Come conferma la Farnesina a Fanpage.it, gli italiani sono bloccati lungo i passi di frontiera tra Bolivia e Cile.
Le autorità locali segnalano, oltre al maltempo stagionale, anche un'insolita nevicata nella zona di La Cumbre, uno dei passi di montagna più noti del paese, a circa 24 chilometri dalla capitale La Paz.
La chiusura dei passi di frontiera in Bolivia
Il maltempo è iniziato il 16 agosto ed è continuato fino a martedì 18 agosto. Ieri infatti la Farnesina è intervenuta in soccorso degli italiani bloccati. Piogge torrenziali e neve hanno reso le strade impraticabili e isolato diverse comunità, soprattutto quelle montane
Le autorità cilene nella giornata di ieri, fino a oggi, mercoledì 19 agosto, hanno quindi disposto la chiusura dei passi fronteri di Chungará; Tambo Quemado; Visviri; Charaña; Colchane e Pisiga.
L'episodio più grave è avvenuto a La Cumbre dove una forte nevicata ha bloccato diverse persone, lasciandole esposte a lungo a temperature sotto zero. Per liberarle sono intervenuti i mezzi della Protezione Civile boliviana.
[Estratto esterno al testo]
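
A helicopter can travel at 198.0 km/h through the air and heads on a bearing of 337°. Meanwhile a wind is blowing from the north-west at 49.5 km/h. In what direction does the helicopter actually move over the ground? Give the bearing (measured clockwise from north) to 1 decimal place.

Taking east as x and north as y: velocity relative to the air = (-77.365, 182.260) km/h; the air relative to ground = (35.002, -35.002) km/h.
Velocity relative to ground = (-77.365, 182.260) + (35.002, -35.002) = (-42.363, 147.258) km/h.
Bearing = atan2(-42.36, 147.26) = 343.95° clockwise from north.

344.0°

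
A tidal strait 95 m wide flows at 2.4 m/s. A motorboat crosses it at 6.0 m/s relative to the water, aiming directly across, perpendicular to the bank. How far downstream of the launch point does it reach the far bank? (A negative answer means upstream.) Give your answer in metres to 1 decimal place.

38.0 m

Perpendicular speed = 6.000 m/s; crossing time = 95 / 6.000 = 15.833 s.
Net downstream speed = 2.400 m/s.
Drift = 2.400 × 15.833 = 38.000 m (downstream).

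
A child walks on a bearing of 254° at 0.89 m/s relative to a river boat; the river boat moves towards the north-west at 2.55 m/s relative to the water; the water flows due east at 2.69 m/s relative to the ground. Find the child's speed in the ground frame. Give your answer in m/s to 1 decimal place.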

La Farnesina: "Chi parte riveda il proprio itinerario"
Nella nota ufficiale si legge che "un centinaio di cittadini italiani rimasti bloccati in alta montagna a causa delle avverse condizioni meteorologiche che stanno interessando la Bolivia in questi giorni. Il maltempo stagionale sta comportando la chiusura o la riduzione degli orari di apertura lungo i passi di frontiera tra Bolivia e Cile, con possibili disagi per coloro che transitano nell’area.
La Farnesina invita quindi coloro che partiranno nei prossimi giorni a "valutare possibili variazioni del proprio itinerario di viaggio", e a chi intende comunque procedere si consiglia di ""premunirsi per situazioni di emergenza in alta montagna, considerato che eventuali soccorsi non sono necessariamente immediati".
Per restare costantemente aggiornati si consiglia di registrare i dati del proprio viaggio su Dove siamo nel Mondo o sull'app Viaggiare Sicuri.